Mumbai: Domestic stock indices today could not carry forward the initial momentum and showed volatility as both Sensex and Nifty moved in a range before signing off on a higher note.
The markets looked for direction, but there were no major triggers at hand. Unabated buying by domestic institutional investors and a positive trend overseas offered some relief.
Trading was marked by a streak of caution after the BSE moved ahead to ‘compulsorily’ delist 200 firms this week and bar their promoters from the markets for 10 years as trading in these shares has remained suspended for over a decade.
Participants also kept track of the annual Jackson Hole Economic Policy Symposium in Wyoming, scheduled for later this week. Central bankers of more than 40 countries will attend the annual gathering, which is keenly followed for policy cues.
The Sensex settled up 33 points, or 0.11 per cent, at 31,291.85.
The 30-share gauge had lost 536.61 points in the past two sessions, mostly dragged down by over 15 per cent plunge in the Infosys stock after Vishal Sikka’s surprise resignation as CEO last Friday amid foreign capital outflows.
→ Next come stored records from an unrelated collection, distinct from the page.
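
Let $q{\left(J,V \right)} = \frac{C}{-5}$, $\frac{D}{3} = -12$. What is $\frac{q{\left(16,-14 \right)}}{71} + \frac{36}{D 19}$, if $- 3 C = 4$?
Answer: $- \frac{989}{20235} \approx -0.048876$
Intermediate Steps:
$D = -36$ ($D = 3 \left(-12\right) = -36$)
$C = - \frac{4}{3}$ ($C = \left(- \frac{1}{3}\right) 4 = - \frac{4}{3} \approx -1.3333$)
$q{\left(J,V \right)} = \frac{4}{15}$ ($q{\left(J,V \right)} = - \frac{4}{3 \left(-5\right)} = \left(- \frac{4}{3}\right) \left(- \frac{1}{5}\right) = \frac{4}{15}$)
$\frac{q{\left(16,-14 \right)}}{71} + \frac{36}{D 19} = \frac{4}{15 \cdot 71} + \frac{36}{\left(-36\right) 19} = \frac{4}{15} \cdot \frac{1}{71} + \frac{36}{-684} = \frac{4}{1065} + 36 \left(- \frac{1}{684}\right) = \frac{4}{1065} - \frac{1}{19} = - \frac{989}{20235}$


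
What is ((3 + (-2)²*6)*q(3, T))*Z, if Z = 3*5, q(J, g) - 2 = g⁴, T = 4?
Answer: 104490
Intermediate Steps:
q(J, g) = 2 + g⁴
Z = 15
((3 + (-2)²*6)*q(3, T))*Z = ((3 + (-2)²*6)*(2 + 4⁴))*15 = ((3 + 4*6)*(2 + 256))*15 = ((3 + 24)*258)*15 = (27*258)*15 = 6966*15 = 104490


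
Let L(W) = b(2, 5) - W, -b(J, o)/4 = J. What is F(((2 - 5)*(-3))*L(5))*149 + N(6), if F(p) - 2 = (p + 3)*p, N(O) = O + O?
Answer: 1987672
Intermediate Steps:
b(J, o) = -4*J
L(W) = -8 - W (L(W) = -4*2 - W = -8 - W)
N(O) = 2*O
F(p) = 2 + p*(3 + p) (F(p) = 2 + (p + 3)*p = 2 + (3 + p)*p = 2 + p*(3 + p))
F(((2 - 5)*(-3))*L(5))*149 + N(6) = (2 + (((2 - 5)*(-3))*(-8 - 1*5))² + 3*(((2 - 5)*(-3))*(-8 - 1*5)))*149 + 2*6 = (2 + ((-3*(-3))*(-8 - 5))² + 3*((-3*(-3))*(-8 - 5)))*149 + 12 = (2 + (9*(-13))² + 3*(9*(-13)))*149 + 12 = (2 + (-117)² + 3*(-117))*149 + 12 = (2 + 13689 - 351)*149 + 12 = 13340*149 + 12 = 1987660 + 12 = 1987672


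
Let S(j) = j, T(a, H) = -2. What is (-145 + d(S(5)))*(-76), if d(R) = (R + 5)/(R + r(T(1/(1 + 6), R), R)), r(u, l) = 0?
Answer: 10868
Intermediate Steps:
d(R) = (5 + R)/R (d(R) = (R + 5)/(R + 0) = (5 + R)/R)
(-145 + d(S(5)))*(-76) = (-145 + (5 + 5)/5)*(-76) = (-145 + (1/5)*10)*(-76) = (-145 + 2)*(-76) = -143*(-76) = 10868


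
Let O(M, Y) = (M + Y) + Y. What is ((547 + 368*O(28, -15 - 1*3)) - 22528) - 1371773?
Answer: -1396698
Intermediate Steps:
O(M, Y) = M + 2*Y
((547 + 368*O(28, -15 - 1*3)) - 22528) - 1371773 = ((547 + 368*(28 + 2*(-15 - 1*3))) - 22528) - 1371773 = ((547 + 368*(28 + 2*(-15 - 3))) - 22528) - 1371773 = ((547 + 368*(28 + 2*(-18))) - 22528) - 1371773 = ((547 + 368*(28 - 36)) - 22528) - 1371773 = ((547 + 368*(-8)) - 22528) - 1371773 = ((547 - 2944) - 22528) - 1371773 = (-2397 - 22528) - 1371773 = -24925 - 1371773 = -1396698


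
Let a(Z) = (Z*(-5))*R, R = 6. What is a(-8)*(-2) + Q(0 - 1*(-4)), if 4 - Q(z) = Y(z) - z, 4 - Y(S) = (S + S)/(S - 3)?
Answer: -468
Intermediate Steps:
Y(S) = 4 - 2*S/(-3 + S) (Y(S) = 4 - (S + S)/(S - 3) = 4 - 2*S/(-3 + S))
a(Z) = -30*Z (a(Z) = (Z*(-5))*6 = -5*Z*6 = -30*Z)
Q(z) = 4 + z - 2*(-6 + z)/(-3 + z) (Q(z) = 4 - (2*(-6 + z)/(-3 + z) - z) = 4 - (-z + 2*(-6 + z)/(-3 + z)) = 4 + (z - 2*(-6 + z)/(-3 + z)) = 4 + z - 2*(-6 + z)/(-3 + z))
a(-8)*(-2) + Q(0 - 1*(-4)) = -30*(-8)*(-2) + (0 - 1*(-4))*(-1 + (0 - 1*(-4)))/(-3 + (0 - 1*(-4))) = 240*(-2) + (0 + 4)*(-1 + (0 + 4))/(-3 + (0 + 4)) = -480 + 4*(-1 + 4)/(-3 + 4) = -480 + 4*3/1 = -480 + 4*1*3 = -480 + 12 = -468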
The NSE Nifty reclaimed the 9,800 mark, but gave up part of the gains due to profit-booking before ending at 9,765.55, up 11.20 points, or 0.11 per cent.
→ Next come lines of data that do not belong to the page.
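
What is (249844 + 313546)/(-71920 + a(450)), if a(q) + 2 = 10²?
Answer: -281695/35911 ≈ -7.8443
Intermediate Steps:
a(q) = 98 (a(q) = -2 + 10² = -2 + 100 = 98)
(249844 + 313546)/(-71920 + a(450)) = (249844 + 313546)/(-71920 + 98) = 563390/(-71822) = 563390*(-1/71822) = -281695/35911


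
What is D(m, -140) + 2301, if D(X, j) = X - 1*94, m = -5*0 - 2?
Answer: 2205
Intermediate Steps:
m = -2 (m = 0 - 2 = -2)
D(X, j) = -94 + X (D(X, j) = X - 94 = -94 + X)
D(m, -140) + 2301 = (-94 - 2) + 2301 = -96 + 2301 = 2205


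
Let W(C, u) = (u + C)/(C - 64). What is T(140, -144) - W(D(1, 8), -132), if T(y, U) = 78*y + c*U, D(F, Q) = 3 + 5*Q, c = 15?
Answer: 183871/21 ≈ 8755.8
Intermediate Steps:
T(y, U) = 15*U + 78*y (T(y, U) = 78*y + 15*U = 15*U + 78*y)
W(C, u) = (C + u)/(-64 + C)
T(140, -144) - W(D(1, 8), -132) = (15*(-144) + 78*140) - ((3 + 5*8) - 132)/(-64 + (3 + 5*8)) = (-2160 + 10920) - ((3 + 40) - 132)/(-64 + (3 + 40)) = 8760 - (43 - 132)/(-64 + 43) = 8760 - (-89)/(-21) = 8760 - (-1)*(-89)/21 = 8760 - 1*89/21 = 8760 - 89/21 = 183871/21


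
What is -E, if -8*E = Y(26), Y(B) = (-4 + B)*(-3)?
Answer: -33/4 ≈ -8.2500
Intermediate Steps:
Y(B) = 12 - 3*B
E = 33/4 (E = -(12 - 3*26)/8 = -(12 - 78)/8 = -1/8*(-66) = 33/4 ≈ 8.2500)
-E = -1*33/4 = -33/4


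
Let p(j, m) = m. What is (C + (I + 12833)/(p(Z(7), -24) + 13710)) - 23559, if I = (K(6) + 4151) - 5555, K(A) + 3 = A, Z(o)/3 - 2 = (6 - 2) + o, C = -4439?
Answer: -191584598/6843 ≈ -27997.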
“Domestic indices couldn’t sustain the momentum from a positive opening and exhibited volatility against the backdrop of the BSE putting a noose around the neck of 200 companies by announcing compulsory delisting from Wednesday,” said Anand James, Chief Market Strategist, Geojit Financial Services Ltd.
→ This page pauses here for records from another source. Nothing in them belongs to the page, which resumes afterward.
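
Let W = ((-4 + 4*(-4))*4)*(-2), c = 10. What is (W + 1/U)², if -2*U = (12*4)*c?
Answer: 1474483201/57600 ≈ 25599.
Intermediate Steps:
U = -240 (U = -12*4*10/2 = -24*10 = -½*480 = -240)
W = 160 (W = ((-4 - 16)*4)*(-2) = -20*4*(-2) = -80*(-2) = 160)
(W + 1/U)² = (160 + 1/(-240))² = (160 - 1/240)² = (38399/240)² = 1474483201/57600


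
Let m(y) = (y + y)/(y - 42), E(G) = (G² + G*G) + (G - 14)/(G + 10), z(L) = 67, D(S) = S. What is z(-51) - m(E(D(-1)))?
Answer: 8377/125 ≈ 67.016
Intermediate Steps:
E(G) = 2*G² + (-14 + G)/(10 + G) (E(G) = (G² + G²) + (-14 + G)/(10 + G) = 2*G² + (-14 + G)/(10 + G))
m(y) = 2*y/(-42 + y) (m(y) = (2*y)/(-42 + y) = 2*y/(-42 + y))
z(-51) - m(E(D(-1))) = 67 - 2*(-14 - 1 + 2*(-1)³ + 20*(-1)²)/(10 - 1)/(-42 + (-14 - 1 + 2*(-1)³ + 20*(-1)²)/(10 - 1)) = 67 - 2*(-14 - 1 + 2*(-1) + 20*1)/9/(-42 + (-14 - 1 + 2*(-1) + 20*1)/9) = 67 - 2*(-14 - 1 - 2 + 20)/9/(-42 + (-14 - 1 - 2 + 20)/9) = 67 - 2*(⅑)*3/(-42 + (⅑)*3) = 67 - 2/(3*(-42 + ⅓)) = 67 - 2/(3*(-125/3)) = 67 - 2*(-3)/(3*125) = 67 - 1*(-2/125) = 67 + 2/125 = 8377/125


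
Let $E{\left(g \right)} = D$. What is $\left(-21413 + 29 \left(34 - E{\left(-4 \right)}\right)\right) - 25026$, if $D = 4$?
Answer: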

The move comes at a time when authorities are clamping down on shell companies for allegedly being used as conduits for illicit fund flows.
India’s second-largest IT exporter, Infosys, which had been in decline for two straight days, is back in the green by rising 0.42 per cent to Rs 877.15 on value-buying.
HCL Infosystems ended with 9.5 per cent gains after the company said it will distribute Apple products, including the iPhone, in the Indian market.
Pharma stocks led by Dr Reddy’s were back in demand after the company said it has out-licensed future development, manufacturing and commercialisation of rights of its topical high potency steroid DFD-06 to Encore Dermatology.
The leader in the Sensex pack was Dr Reddy’s with 2.67 per cent rise, followed by Lupin and Sun Pharma.
NTPC, Hero MotoCorp, Bajaj Auto and TCS were among those that turned red.
The broader markets such as mid and small cap indices ended lower.
The oil and gas sector was in a sweet spot, climbing 1.31 per cent, with healthcare, PSU and banking indices lending support.
Domestic institutional investors (DIIs) net bought shares worth Rs 474.72 crore. But the worry was foreign portfolio investors (FPIs) who net sold shares worth Rs 1,983.39 crore yesterday, according to provisional data.